While Amazon and the top big-box stores compete for the lion’s share of Toys ‘R’ Us sales up for grabs, smaller retailers are also trying to get their own share. Party City is hosting 50 new “Toy City” pop-up stores across the country this year and expanding its toy assortment online. Kohl’s CEO Michelle D. Gass told investors Tuesday that “while we're not the biggest player in toy,” the company is adding Lego and FAO Schwarz brands to its stock that it hopes “will give us a real boost to our toy business.”

JCPenney rolled out toy shops inside its stores in July of last year that include dolls, action figures, board games, and learning sets. It also doubled the selection of toys available on its website.
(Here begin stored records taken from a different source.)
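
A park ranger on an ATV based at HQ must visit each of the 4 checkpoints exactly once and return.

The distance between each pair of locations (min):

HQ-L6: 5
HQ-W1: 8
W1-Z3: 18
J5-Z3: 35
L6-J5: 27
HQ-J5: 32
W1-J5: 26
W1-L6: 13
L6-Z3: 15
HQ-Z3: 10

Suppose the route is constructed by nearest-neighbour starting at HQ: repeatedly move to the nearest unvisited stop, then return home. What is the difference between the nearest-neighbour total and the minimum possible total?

The nearest-neighbour route is 17 min longer than optimal.

HQ: L6=5, W1=8, Z3=10, J5=32 ⇒ L6
L6: W1=13, Z3=15, J5=27 ⇒ W1
W1: Z3=18, J5=26 ⇒ Z3
Z3: J5=35 ⇒ J5
NN route HQ → L6 → W1 → Z3 → J5 → HQ costs 103.
Optimal: HQ → W1 → J5 → L6 → Z3 → HQ costs 86 (by enumerating all 12 distinct tours).
Excess = 103 − 86 = 17.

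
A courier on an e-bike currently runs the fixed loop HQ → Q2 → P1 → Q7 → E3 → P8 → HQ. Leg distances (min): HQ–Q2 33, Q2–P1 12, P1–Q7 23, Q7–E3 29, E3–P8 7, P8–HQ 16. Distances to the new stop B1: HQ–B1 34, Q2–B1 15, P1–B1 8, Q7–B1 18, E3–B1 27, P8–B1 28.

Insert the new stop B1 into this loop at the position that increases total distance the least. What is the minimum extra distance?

Insertion cost between consecutive stops i–j is d(i,B1) + d(B1,j) − d(i,j):
  between HQ and Q2: 34 + 15 − 33 = 16
  between Q2 and P1: 15 + 8 − 12 = 11
  between P1 and Q7: 8 + 18 − 23 = 3
  between Q7 and E3: 18 + 27 − 29 = 16
  between E3 and P8: 27 + 28 − 7 = 48
  between P8 and HQ: 28 + 34 − 16 = 46
Cheapest insertion is between P1 and Q7, adding 3.
New total = 120 + 3 = 123.

Adding 3 min by placing B1 on the P1–Q7 leg.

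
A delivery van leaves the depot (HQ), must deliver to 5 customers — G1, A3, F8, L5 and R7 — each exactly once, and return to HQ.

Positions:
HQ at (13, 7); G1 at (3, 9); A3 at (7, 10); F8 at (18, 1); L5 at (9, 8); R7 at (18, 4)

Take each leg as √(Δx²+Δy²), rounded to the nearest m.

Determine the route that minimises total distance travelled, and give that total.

With 5 stops there are 5!/2 = 60 distinct round trips (a route and its reverse cost the same).
HQ→G1→A3→F8→L5→R7→HQ: 10+4+14+11+10+6 = 55
HQ→G1→A3→F8→R7→L5→HQ: 10+4+14+3+10+4 = 45
HQ→G1→A3→L5→F8→R7→HQ: 10+4+3+11+3+6 = 37
HQ→G1→A3→L5→R7→F8→HQ: 10+4+3+10+3+8 = 38
HQ→G1→A3→R7→F8→L5→HQ: 10+4+13+3+11+4 = 45
HQ→G1→A3→R7→L5→F8→HQ: 10+4+13+10+11+8 = 56
HQ→G1→F8→A3→L5→R7→HQ: 10+17+14+3+10+6 = 60
HQ→G1→F8→A3→R7→L5→HQ: 10+17+14+13+10+4 = 68
HQ→G1→F8→L5→A3→R7→HQ: 10+17+11+3+13+6 = 60
HQ→G1→F8→L5→R7→A3→HQ: 10+17+11+10+13+7 = 68
HQ→G1→F8→R7→A3→L5→HQ: 10+17+3+13+3+4 = 50
HQ→G1→F8→R7→L5→A3→HQ: 10+17+3+10+3+7 = 50
HQ→G1→L5→A3→F8→R7→HQ: 10+6+3+14+3+6 = 42
HQ→G1→L5→A3→R7→F8→HQ: 10+6+3+13+3+8 = 43
… (46 more)
The minimum is 37.
One optimal route: HQ → G1 → A3 → L5 → F8 → R7 → HQ (or its reverse).

Minimum total distance: 37 m.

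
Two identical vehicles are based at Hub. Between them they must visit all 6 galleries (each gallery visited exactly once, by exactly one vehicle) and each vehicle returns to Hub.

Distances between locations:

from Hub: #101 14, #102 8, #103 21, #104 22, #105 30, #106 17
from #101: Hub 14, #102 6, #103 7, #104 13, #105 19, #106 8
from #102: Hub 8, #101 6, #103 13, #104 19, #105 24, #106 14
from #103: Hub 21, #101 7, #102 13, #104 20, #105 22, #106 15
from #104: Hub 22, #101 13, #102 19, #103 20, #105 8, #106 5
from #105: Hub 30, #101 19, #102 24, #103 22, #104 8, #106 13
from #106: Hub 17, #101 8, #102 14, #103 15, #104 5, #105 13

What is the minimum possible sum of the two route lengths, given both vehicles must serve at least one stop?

89 — the smallest possible combined total.

There are 2^5 − 1 = 31 ways to divide the 6 stops into two non-empty groups. For each, the best each vehicle can do is its own shortest tour through its group:
  {#101} + {#102, #103, #104, #105, #106}: 28 + 73 = 101
  {#102} + {#101, #103, #104, #105, #106}: 16 + 73 = 89
  {#101, #102} + {#103, #104, #105, #106}: 28 + 73 = 101
  {#103} + {#101, #102, #104, #105, #106}: 42 + 63 = 105
  {#101, #103} + {#102, #104, #105, #106}: 42 + 62 = 104
  {#102, #103} + {#101, #104, #105, #106}: 42 + 63 = 105
  … (31 splits in total)
Best: vehicle 1 Hub → #102 → Hub = 16; vehicle 2 Hub → #101 → #103 → #105 → #104 → #106 → Hub = 73; combined 89.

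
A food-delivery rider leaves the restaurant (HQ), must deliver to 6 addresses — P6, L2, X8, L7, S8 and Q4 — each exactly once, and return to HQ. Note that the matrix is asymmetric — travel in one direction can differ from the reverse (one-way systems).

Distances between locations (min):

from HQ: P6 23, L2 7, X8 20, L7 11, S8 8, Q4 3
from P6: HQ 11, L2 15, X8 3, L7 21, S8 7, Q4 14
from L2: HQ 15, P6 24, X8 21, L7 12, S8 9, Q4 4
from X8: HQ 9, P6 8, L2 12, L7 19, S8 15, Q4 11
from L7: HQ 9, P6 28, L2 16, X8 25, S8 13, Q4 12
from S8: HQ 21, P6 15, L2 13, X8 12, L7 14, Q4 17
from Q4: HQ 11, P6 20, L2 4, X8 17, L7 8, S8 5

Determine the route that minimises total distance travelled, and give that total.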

Even regional specialty stores like Geppetto’s Toys, with 10 locations across Southern California, are doubling down on efforts to cash in on up-for-grabs toy dollars.

Brian Miller, owner of Geppetto’s Toys, told BuzzFeed News he is opening a store kiosk at a local mall and doubling his marketing budget to attract customers who had previously gone to the three local Toys ‘R’ Us stores in the area.

“Those customers have to go somewhere,” he said. “I’m pretty optimistic. Even a small portion of Toys ‘R’ Us business is a big portion for a store like ours. Even just picking up a few percentage[s] of their business would be a double-digit increase for us in sales.”